In the cells that show the column totals, enter a formula to copy the column totals from Observed. For example, if you are entering a formula into B8, use =Observed!B8 . If you are entering a formula into C9, use =Observed!C9 .

Now we can fill Expected’s table with the expected counts. To get the expected counts, use the same steps you used in the last project.

In B5, type = , click on the row proportion for that row (on row 5), type an asterisk, and click on the column total for that column (in column B). Click to the left of the letter in that cell identifier for the row proportion and type a dollar sign so that it becomes “$F5” or “$H5” or “$M5” or whatever. Click to the left of the number in the column total’s cell identifier and type another dollar sign, this time so it becomes “B$8” or “B$10” or “B$11.” Drag the equation to the right, then down to fill the cells of the table.

In Difference2, click on B5 and enter =(Observed!B5-Expected!B5)^2 . Drag that equation to the right and down to cover the cells of the table.

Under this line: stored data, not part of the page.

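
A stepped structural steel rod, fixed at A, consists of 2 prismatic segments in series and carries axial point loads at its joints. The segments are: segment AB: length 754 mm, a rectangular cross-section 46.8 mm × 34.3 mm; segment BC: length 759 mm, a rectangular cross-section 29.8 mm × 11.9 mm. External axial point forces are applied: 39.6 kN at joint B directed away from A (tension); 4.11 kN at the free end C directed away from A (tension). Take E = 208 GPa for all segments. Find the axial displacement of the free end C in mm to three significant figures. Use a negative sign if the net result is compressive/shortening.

0.141 mm

Internal axial forces (sectioning from the free end, tension +): N_BC = 4.11 kN, N_AB = 43.71 kN.
A_AB = 1605 mm².
A_BC = 354.6 mm².
δ_AB = 43710·754/(1605·208000) = 0.09871 mm
δ_BC = 4110·759/(354.6·208000) = 0.04229 mm
δ = Σδ_i = 0.141 mm.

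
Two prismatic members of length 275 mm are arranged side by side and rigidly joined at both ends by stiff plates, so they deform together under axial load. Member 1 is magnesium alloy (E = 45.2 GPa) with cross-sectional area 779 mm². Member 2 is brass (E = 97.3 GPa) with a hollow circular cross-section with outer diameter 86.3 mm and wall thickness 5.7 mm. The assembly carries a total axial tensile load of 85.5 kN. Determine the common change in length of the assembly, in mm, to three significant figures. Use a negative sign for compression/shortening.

0.134 mm

A_2 = 1443 mm².
Equal strain + equilibrium ⇒ each member carries load in proportion to AE: A₁E₁ = 35210000 N, A₂E₂ = 140400000 N, ΣAE = 175600000 N.
δ = PL/ΣAE = 85500·275/175600000 = 0.1339 mm.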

In RelativeDifference2, click on B5 and enter =Difference2!B5/Expected!B5 . Drag that equation to cover the cells of the table.

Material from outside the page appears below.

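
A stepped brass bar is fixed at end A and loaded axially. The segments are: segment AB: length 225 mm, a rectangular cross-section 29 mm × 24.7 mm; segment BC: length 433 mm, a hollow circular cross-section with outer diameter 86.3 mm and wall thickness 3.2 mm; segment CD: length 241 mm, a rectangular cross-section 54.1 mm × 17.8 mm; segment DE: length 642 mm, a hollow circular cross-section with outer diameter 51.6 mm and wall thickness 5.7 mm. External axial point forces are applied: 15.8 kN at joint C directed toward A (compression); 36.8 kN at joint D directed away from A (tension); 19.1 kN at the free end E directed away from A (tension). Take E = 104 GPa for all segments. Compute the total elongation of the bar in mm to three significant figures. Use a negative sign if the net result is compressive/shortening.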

Because of the way Excel made the PivotTable in Observed, the table you just made in RelativeDifference2 does not appear in column A or in row 1. You will set Excel to calculate the chi-square value in cell B1 and save the chi-square values in column A.

Click on B1, then on the summation sign (∑) at the top of the screen. Click and drag to select the relative squared deviations and press “Enter.” The chi-square value appears in B1.

Label column A Chi-Square Values by entering that label in A1.

From RelativeDifference2, get into the macro editor (Tools, Macro, Visual Basic Editor) and insert a module. Enter this code into the module.

Sub record()
  For sample = 2 to 401
    Sheets("Sample").Calculate
    Sheets("Observed").PivotTables("PivotTable1").RefreshTable
    Cells(sample,1).value=Cells(1,2).value
  Next sample
End Sub

The macro will work only if RelativeDifference2 is the last sheet you were looking at before you ran the macro.

The macro takes a new sample on the Sample worksheet and updates the PivotTable on Observed. The values in Difference2 and RelativeDifference2 change automatically. Then the macro copies the new chi-square value in B2 to column A.

That macro is set to collect 400 samples. Five percent of 400 is 20, so the cutoff would appear between the 19th and 20th largest chi-square values. You could use another number of samples.

To check the cutoffs in Table 4.3.3, sort the chi-square values by selecting their column and clicking on the Sort-Descending button at the top of the screen. The Sort-Descending button has a “Z” over an “A” on it. Then you can find the chi-square values that were higher than 95% of the chi-square values.

How did the table do? Is 3.84 a good cutoff?

For Degrees of Freedom over One

To work with cross-tabs that have more rows and/or more columns, go back to the formulas for Row and/or Column. FLOOR(3*RAND()) will produce three categories, FLOOR(4*RAND()) will produce four categories, and so on.

To replace Observed, delete it and get a new pivot table. Rename the PivotTable’s sheet Observed.

You will have to edit or completely replace and rebuild Expected. Difference2 and RelativeDifference2 can be updated by selecting cells in their tables, then dragging their formulas over the new cells of the table.

Check all five rows of Table 4.3.3. Find the critical cutoff for six degrees of freedom.

Try different cross-tab designs that have the same degrees of freedom, like a three-column-by-three-row design and a five-column-by-two-row design. Do the cutoffs stay in the same place? Do the chi-square values really have the same distribution when the null hypothesis is true?

Check whether sample size matters.

Check whether it is really true that the expected counts must be at least 5. You can do this by using a two-column-by-two-row design with 19 observations in each sample.

In the previous section, you found the chi-square values for tests of correlations in the U.S. population. You were working with the representative U.S. sample that is available from the Data Matters web site at www.keycollege.com/dm. Get the p-values and report those tests in two ways: once in the style of the popular press and once in the complete style of the sciences.